EDU 586 The Democratic Classroom: Student Agency and Advocacy

Tuesdays
6:30-8:30pm
2 credits, 20 clock hours available

How do social-emotional learning and confidence intersect with academic learning? This course will examine strategies to increase student voice and create thriving learning communities marked by shared understanding, ownership, and respect.  

Participants will take a deep dive into student voice, exploring questions that surround this centerpiece of our students’ experience: How does a strong sense of voice deepen a student’s learning experience? How do we design a school and classroom culture that cultivates and responds to student voice? How can students develop stewardship of their own learning experiences and communities? How can teachers facilitate growth in areas of agency and advocacy?  

Participants will be invited to grapple with these and other questions through lively discussions,  current readings, school observations, and hands-on projects. Participants will help shape our exploration of student voice, and will come away with understandings and strategies for deepening student engagement that are applicable in every educational community. 

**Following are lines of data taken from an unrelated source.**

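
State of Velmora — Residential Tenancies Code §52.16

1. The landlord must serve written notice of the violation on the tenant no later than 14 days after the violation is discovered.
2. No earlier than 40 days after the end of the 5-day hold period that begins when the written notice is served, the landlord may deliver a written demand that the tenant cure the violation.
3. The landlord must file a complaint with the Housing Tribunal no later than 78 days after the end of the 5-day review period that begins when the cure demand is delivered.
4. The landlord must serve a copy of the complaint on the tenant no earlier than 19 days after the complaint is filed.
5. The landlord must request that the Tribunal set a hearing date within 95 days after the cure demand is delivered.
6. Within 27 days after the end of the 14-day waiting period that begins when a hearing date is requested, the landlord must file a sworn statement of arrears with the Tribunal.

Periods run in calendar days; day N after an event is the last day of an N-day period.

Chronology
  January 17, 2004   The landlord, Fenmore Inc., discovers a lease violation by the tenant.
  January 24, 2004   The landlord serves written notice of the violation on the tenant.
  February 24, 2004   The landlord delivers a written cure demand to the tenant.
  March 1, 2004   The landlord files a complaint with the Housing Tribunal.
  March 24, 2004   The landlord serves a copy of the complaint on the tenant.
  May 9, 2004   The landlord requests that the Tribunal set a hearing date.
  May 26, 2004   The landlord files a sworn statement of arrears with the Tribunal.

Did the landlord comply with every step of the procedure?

No

Step 1 — counting 14 days from January 17, 2004 (when the violation is discovered) gives a deadline of January 31, 2004; January 24, 2004 is within that limit.
Step 2 — must wait 40 days from January 29, 2004 (end of the 5-day hold period, which began when the written notice is served on January 24, 2004), so not before March 9, 2004; February 24, 2004 is 14 days before the earliest permitted date.
No need to go further; step 2 was not satisfied.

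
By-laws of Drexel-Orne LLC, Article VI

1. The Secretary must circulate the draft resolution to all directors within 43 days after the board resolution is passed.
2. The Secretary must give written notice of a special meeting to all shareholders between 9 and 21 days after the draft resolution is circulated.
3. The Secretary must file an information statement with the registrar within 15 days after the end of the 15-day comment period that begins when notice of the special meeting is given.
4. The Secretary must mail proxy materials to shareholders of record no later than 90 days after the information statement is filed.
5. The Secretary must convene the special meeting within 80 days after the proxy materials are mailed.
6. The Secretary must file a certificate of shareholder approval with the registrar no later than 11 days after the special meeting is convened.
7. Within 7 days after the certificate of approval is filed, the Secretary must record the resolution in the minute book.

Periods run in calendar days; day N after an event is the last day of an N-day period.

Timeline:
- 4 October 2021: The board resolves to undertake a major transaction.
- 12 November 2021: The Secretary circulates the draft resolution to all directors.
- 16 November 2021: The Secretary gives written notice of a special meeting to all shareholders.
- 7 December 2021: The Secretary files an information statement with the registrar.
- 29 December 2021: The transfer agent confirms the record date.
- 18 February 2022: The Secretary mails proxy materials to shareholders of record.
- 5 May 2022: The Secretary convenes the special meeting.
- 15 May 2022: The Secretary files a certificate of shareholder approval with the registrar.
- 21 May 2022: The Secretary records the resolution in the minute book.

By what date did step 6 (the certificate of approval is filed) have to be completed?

Step 6 runs from 5 May 2022, when the special meeting is convened. 11 days after 5 May 2022 is 16 May 2022.

16 May 2022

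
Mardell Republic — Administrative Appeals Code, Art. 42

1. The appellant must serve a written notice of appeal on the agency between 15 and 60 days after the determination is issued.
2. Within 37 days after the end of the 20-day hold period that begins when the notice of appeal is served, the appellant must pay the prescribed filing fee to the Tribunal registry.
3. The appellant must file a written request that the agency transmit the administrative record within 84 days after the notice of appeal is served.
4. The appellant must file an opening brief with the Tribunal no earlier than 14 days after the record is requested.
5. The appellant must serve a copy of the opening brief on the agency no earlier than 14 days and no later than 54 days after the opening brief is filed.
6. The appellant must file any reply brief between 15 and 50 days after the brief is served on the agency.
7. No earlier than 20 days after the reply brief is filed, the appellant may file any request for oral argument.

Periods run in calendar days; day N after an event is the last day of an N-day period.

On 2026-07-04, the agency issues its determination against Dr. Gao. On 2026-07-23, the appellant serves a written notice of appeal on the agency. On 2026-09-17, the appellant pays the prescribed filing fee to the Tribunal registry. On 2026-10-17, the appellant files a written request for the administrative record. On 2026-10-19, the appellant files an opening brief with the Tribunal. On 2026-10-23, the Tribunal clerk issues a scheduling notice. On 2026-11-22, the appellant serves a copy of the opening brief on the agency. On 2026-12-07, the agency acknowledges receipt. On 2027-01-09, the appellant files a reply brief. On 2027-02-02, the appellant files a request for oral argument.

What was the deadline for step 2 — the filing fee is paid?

The notice of appeal is served on 2026-07-23; the 20-day hold period therefore ends 2026-08-12, and step 2 runs from that date. 37 days after 2026-08-12 is 2026-09-18.

2026-09-18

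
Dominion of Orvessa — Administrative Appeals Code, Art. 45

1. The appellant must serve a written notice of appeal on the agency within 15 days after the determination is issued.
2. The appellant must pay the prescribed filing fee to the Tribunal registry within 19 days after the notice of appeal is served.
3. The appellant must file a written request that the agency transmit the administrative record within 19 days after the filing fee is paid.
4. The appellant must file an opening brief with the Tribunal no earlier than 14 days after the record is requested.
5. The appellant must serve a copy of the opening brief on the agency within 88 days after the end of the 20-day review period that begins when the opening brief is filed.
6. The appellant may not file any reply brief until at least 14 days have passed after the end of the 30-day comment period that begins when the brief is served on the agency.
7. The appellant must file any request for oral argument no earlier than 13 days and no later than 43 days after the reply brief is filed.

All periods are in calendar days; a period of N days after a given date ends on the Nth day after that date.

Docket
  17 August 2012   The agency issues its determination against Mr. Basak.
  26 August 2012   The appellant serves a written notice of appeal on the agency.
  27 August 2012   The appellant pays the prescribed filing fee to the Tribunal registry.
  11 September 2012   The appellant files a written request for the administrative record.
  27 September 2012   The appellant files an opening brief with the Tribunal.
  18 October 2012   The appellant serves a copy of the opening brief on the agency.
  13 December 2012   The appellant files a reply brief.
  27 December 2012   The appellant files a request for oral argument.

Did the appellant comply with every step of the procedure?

Yes

Step 1 — counting 15 days from 17 August 2012 (when the determination is issued) gives a deadline of 1 September 2012; completed 26 August 2012, before the deadline.
Step 2 — counting 19 days from 26 August 2012 (when the notice of appeal is served) gives a deadline of 14 September 2012; 27 August 2012 is within that limit.
Step 3 — counting 19 days from 27 August 2012 (when the filing fee is paid) gives a deadline of 15 September 2012; 11 September 2012 is within that limit.
Step 4 — must wait 14 days from 11 September 2012 (when the record is requested), so not before 25 September 2012; done 27 September 2012 — permitted.
Step 5 — counting 88 days from 17 October 2012 (end of the 20-day review period, which began when the opening brief is filed on 27 September 2012) gives a deadline of 13 January 2013; completed 18 October 2012, before the deadline.
Step 6 — must wait 14 days from 17 November 2012 (end of the 30-day comment period, which began when the brief is served on the agency on 18 October 2012), so not before 1 December 2012; 13 December 2012 is on or after that date.
Step 7 — 13 and 43 days from 13 December 2012 (when the reply brief is filed) are 26 December 2012 and 25 January 2013 respectively; done 27 December 2012 — within the window.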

EDU 595: Designing a Culture of Inquiry

Thursdays
5:30-8:30pm
3 credits, 30 clock hours available

What is inquiry-based learning? How can you integrate inquiry in the classroom to spark curiosity and engage students in deeper learning? Designing a Culture of Inquiry will examine the definitions, theories, and impacts of inquiry and identify strategies for enacting inquiry in planning, instruction, and assessment. We will highlight inquiry tools and methods that can be transferred across diverse early childhood through middle school contexts and domains. 

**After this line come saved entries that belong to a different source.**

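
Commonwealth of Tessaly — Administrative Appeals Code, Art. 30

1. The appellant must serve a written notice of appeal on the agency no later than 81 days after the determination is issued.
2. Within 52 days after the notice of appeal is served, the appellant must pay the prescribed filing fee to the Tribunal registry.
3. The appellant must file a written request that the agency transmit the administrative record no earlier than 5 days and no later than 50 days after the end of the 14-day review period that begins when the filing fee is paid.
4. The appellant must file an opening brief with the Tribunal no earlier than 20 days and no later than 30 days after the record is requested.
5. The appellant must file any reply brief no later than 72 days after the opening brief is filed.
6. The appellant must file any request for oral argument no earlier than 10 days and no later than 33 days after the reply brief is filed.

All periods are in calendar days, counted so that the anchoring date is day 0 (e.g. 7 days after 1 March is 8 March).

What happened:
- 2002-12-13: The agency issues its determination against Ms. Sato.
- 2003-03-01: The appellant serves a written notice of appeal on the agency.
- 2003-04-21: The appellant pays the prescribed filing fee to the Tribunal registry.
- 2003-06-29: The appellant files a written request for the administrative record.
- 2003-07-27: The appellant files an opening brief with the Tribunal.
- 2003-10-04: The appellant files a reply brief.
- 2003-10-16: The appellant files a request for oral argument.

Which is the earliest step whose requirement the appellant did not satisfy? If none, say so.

(1) due by 2002-12-13 + 81 days = 2003-03-04; completed 2003-03-01, before the deadline.
(2) due by 2003-03-01 + 52 days = 2003-04-22; done 2003-04-21 — timely.
(3) the permitted window runs from 2003-05-05 + 5 = 2003-05-10 to 2003-05-05 + 50 = 2003-06-24; 2003-06-29 is 5 days past the end of the window.
No need to go further; step 3 was not satisfied.

Step 3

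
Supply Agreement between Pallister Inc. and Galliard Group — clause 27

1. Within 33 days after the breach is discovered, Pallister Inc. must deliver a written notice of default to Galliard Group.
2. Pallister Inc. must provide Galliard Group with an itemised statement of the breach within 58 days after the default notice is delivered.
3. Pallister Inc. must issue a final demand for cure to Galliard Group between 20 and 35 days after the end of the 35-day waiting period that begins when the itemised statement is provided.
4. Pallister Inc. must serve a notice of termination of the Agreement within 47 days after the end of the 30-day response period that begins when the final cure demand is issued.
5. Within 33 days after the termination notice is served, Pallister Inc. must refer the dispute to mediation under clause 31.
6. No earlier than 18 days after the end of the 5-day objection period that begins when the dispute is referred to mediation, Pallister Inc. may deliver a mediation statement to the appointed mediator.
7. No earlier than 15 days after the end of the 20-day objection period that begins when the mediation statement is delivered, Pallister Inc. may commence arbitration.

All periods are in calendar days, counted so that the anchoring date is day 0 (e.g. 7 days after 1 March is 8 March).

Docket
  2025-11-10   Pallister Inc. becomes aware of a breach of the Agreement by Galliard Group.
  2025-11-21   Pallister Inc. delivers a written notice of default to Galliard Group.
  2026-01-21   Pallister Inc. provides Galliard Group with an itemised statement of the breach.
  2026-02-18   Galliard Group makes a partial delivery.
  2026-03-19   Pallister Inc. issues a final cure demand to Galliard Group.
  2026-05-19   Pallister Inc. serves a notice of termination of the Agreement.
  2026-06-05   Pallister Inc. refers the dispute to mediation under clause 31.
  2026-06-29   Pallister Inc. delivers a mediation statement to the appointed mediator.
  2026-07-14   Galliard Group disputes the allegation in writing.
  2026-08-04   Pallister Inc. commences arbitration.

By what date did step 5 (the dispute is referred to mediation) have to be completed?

2026-06-21

Step 5 runs from 2026-05-19, when the termination notice is served. 33 days after 2026-05-19 is 2026-06-21.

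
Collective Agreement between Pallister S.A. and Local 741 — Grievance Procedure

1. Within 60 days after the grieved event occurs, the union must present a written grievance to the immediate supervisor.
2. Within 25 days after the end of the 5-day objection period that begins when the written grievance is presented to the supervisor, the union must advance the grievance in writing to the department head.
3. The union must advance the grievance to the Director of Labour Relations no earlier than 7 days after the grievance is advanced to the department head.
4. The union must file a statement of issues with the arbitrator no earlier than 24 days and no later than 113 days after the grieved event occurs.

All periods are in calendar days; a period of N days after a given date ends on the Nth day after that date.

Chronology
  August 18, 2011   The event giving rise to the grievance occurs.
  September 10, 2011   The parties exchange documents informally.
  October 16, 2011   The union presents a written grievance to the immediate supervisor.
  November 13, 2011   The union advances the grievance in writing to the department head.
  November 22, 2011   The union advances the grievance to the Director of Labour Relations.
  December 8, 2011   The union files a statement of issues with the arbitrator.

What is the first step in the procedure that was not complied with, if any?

None — every step was satisfied

Step 1 — counting 60 days from August 18, 2011 (when the grieved event occurs) gives a deadline of October 17, 2011; done October 16, 2011 — timely.
Step 2 — counting 25 days from October 21, 2011 (end of the 5-day objection period, which began when the written grievance is presented to the supervisor on October 16, 2011) gives a deadline of November 15, 2011; November 13, 2011 is within that limit.
Step 3 — must wait 7 days from November 13, 2011 (when the grievance is advanced to the department head), so not before November 20, 2011; done November 22, 2011 — permitted.
Step 4 — 24 and 113 days from August 18, 2011 (when the grieved event occurs) are September 11, 2011 and December 9, 2011 respectively; done December 8, 2011 — within the window.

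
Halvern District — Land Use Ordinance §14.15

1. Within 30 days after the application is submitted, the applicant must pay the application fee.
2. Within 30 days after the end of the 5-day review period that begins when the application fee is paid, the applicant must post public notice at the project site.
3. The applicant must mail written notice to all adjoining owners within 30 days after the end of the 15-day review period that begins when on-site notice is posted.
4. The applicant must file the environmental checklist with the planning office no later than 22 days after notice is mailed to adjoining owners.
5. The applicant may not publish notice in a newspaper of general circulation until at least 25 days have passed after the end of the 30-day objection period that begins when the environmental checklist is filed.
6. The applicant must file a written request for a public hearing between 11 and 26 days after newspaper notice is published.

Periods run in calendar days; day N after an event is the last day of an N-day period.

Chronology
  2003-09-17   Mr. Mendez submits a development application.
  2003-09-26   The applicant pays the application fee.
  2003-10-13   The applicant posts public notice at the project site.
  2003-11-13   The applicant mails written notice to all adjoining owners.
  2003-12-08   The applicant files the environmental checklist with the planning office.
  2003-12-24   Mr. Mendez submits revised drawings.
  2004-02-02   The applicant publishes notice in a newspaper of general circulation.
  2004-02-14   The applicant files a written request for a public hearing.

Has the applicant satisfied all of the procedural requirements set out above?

Step 1: 30 days after 2003-09-17 (when the application is submitted) is 2003-10-17; completed 2003-09-26, before the deadline.
Step 2: 30 days after 2003-10-01 (end of the 5-day review period, which began when the application fee is paid on 2003-09-26) is 2003-10-31; 2003-10-13 is within that limit.
Step 3: 30 days after 2003-10-28 (end of the 15-day review period, which began when on-site notice is posted on 2003-10-13) is 2003-11-27; completed 2003-11-13, before the deadline.
Step 4: 22 days after 2003-11-13 (when notice is mailed to adjoining owners) is 2003-12-05; done 2003-12-08 — 3 days late.

No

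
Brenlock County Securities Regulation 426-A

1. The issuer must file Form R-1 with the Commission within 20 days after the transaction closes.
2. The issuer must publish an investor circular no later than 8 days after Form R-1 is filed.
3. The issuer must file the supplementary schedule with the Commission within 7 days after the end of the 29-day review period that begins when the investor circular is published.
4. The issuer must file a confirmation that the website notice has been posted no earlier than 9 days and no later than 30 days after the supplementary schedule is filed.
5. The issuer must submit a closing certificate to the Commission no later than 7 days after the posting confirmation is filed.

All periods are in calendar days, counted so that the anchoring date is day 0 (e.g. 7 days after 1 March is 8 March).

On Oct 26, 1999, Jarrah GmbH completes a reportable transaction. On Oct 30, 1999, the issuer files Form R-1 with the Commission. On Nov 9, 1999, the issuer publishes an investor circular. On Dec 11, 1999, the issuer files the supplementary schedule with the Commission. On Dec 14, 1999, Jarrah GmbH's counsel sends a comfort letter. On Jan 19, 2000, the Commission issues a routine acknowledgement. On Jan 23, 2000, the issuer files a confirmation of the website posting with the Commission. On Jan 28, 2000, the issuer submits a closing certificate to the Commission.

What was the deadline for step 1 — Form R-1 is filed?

Step 1 runs from Oct 26, 1999, when the transaction closes. 20 days after Oct 26, 1999 is Nov 15, 1999.

Nov 15, 1999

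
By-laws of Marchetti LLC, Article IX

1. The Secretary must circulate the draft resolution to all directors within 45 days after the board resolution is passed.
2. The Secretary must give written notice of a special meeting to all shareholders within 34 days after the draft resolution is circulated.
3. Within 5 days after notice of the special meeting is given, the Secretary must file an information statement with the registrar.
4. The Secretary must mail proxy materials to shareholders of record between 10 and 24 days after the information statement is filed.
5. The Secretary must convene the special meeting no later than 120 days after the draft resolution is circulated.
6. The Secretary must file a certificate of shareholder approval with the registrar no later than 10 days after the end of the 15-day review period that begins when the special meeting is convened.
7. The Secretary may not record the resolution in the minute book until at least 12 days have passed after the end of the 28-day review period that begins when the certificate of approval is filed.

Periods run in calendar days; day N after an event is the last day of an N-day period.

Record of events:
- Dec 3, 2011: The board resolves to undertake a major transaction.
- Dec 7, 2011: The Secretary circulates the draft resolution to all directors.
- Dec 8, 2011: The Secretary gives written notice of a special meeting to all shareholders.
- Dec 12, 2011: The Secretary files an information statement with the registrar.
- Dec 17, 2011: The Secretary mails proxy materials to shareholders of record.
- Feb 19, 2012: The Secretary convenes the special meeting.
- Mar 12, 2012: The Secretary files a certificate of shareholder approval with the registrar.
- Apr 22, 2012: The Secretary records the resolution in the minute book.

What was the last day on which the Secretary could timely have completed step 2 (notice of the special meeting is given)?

Jan 10, 2012

Step 2 runs from Dec 7, 2011, when the draft resolution is circulated. 34 days after Dec 7, 2011 is Jan 10, 2012.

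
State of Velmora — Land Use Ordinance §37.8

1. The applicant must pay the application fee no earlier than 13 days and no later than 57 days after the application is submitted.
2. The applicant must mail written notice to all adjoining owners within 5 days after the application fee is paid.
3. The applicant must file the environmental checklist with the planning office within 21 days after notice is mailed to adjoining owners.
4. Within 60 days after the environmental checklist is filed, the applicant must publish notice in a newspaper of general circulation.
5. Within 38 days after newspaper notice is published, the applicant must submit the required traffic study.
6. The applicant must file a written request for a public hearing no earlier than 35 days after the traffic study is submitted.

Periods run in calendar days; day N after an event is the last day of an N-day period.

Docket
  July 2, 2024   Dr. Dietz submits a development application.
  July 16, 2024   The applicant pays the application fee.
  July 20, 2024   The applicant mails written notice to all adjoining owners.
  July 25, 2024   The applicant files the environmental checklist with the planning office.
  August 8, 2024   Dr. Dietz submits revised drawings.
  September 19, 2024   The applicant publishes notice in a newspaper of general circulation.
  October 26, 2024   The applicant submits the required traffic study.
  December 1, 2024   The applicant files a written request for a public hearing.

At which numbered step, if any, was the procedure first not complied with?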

Instructors and participants will share and discuss classroom experiences and create plans to integrate new inquiry tools into our work. Additionally, ongoing opportunities to understand inquiry as it relates to the reflective practitioner will be woven throughout the course. Participants will actively engage in the inquiry cycle and investigate how it can provide a guide for continuous professional growth and deeper student learning.